Community members console one another at Marjory Stoneman Douglas High School four days after the shooting, in Parkland, Florida, U.S. February 18, 2018. REUTERS/Jonathan Drake

Mike Feuer, Los Angeles city attorney and co-founder of the national coalition Prosecutors Against Gun Violence

Eighteen shootings in or near a school in six weeks. Words fail us, and they should — because expressions of sympathy, without action, dishonor the memories of those who perish.
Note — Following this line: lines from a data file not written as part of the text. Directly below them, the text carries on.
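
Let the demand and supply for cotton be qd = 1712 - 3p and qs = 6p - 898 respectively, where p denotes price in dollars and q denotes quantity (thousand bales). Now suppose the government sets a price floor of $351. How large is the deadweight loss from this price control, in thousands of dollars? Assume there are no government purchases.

Setting quantity demanded equal to quantity supplied, 1712 - 3p = 6p - 898, gives p* = 290 and q* = 842.
Since 351 > 290, the floor is binding.
At p = 351: qd = 1712 - 3·351 = 659 and qs = 6·351 - 898 = 1208.
Quantity traded falls to 659. At q = 659 the demand price is (1712 - 659)/3 = 351 and the supply price is (898 + 659)/6 = 259.5.
Deadweight loss = ½ · (351 - 259.5) · (842 - 659) = ½ · 91.5 · 183 = 8372.25.

8372.25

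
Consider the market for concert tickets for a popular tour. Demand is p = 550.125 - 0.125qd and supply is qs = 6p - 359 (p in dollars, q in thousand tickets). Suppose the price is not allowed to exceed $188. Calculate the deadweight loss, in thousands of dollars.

121296

Rearranging demand gives qd = 4401 - 8p. Without the control the market clears where 4401 - 8p = 6p - 359, i.e. p* = 340 and q* = 1681.
Since 188 < 340, the ceiling is binding.
At p = 188: qd = 4401 - 8·188 = 2897 and qs = 6·188 - 359 = 769.
Quantity traded falls to 769. At q = 769 the demand price is (4401 - 769)/8 = 454 and the supply price is (359 + 769)/6 = 188.
Deadweight loss = ½ · (454 - 188) · (1681 - 769) = ½ · 266 · 912 = 121296.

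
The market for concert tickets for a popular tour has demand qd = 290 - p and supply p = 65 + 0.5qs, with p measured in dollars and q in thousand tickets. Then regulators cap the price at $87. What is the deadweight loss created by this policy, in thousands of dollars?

Rearranging supply gives qs = 2p - 130. Equilibrium: 290 - p = 2p - 130, so 420 = 3p and p* = 140, q* = 150.
Since 87 < 140, the ceiling is binding.
At p = 87: qd = 290 - 87 = 203 and qs = 2·87 - 130 = 44.
Quantity traded falls to 44. At q = 44 the demand price is 290 - 44 = 246 and the supply price is (130 + 44)/2 = 87.
Deadweight loss = ½ · (246 - 87) · (150 - 44) = ½ · 159 · 106 = 8427.

8427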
What should our national agenda be? We should view gun violence as a public health issue, and rely on hard facts as our guide. Data tell us certain people are at higher risk of committing acts of violence. So we should prevent subjects of even temporary domestic violence restraining orders, violent misdemeanants, those who’ve been involuntarily hospitalized after a psychotic episode, and repeat DUI offenders from having firearms, at least for an extended period.

Nearly all Americans — except a majority in Congress — believe in universal background checks. Require them. There is promising research into so-called smart guns — firearms that can be fired only by their authorized user. Researchers report that the major source of guns used in the commission of crimes in L.A. is lost or stolen weapons. What if a thief couldn’t operate a gun that wasn’t his? What if a teen couldn’t fire her parents’ gun when suicide seemed the only answer?

Speaking of criminals and kids gaining access to guns, a nationwide campaign for safe gun storage should draw support from everyone. Yet only 16 states have laws compelling safe storage. My office prosecutes adults whose kids get access to guns that haven’t been locked away at home and are then brought to school. How much better it would be if these prosecutions weren’t necessary.

And how much better it would be if sorrow were replaced by outrage, focus and the courage to prevent the next atrocity.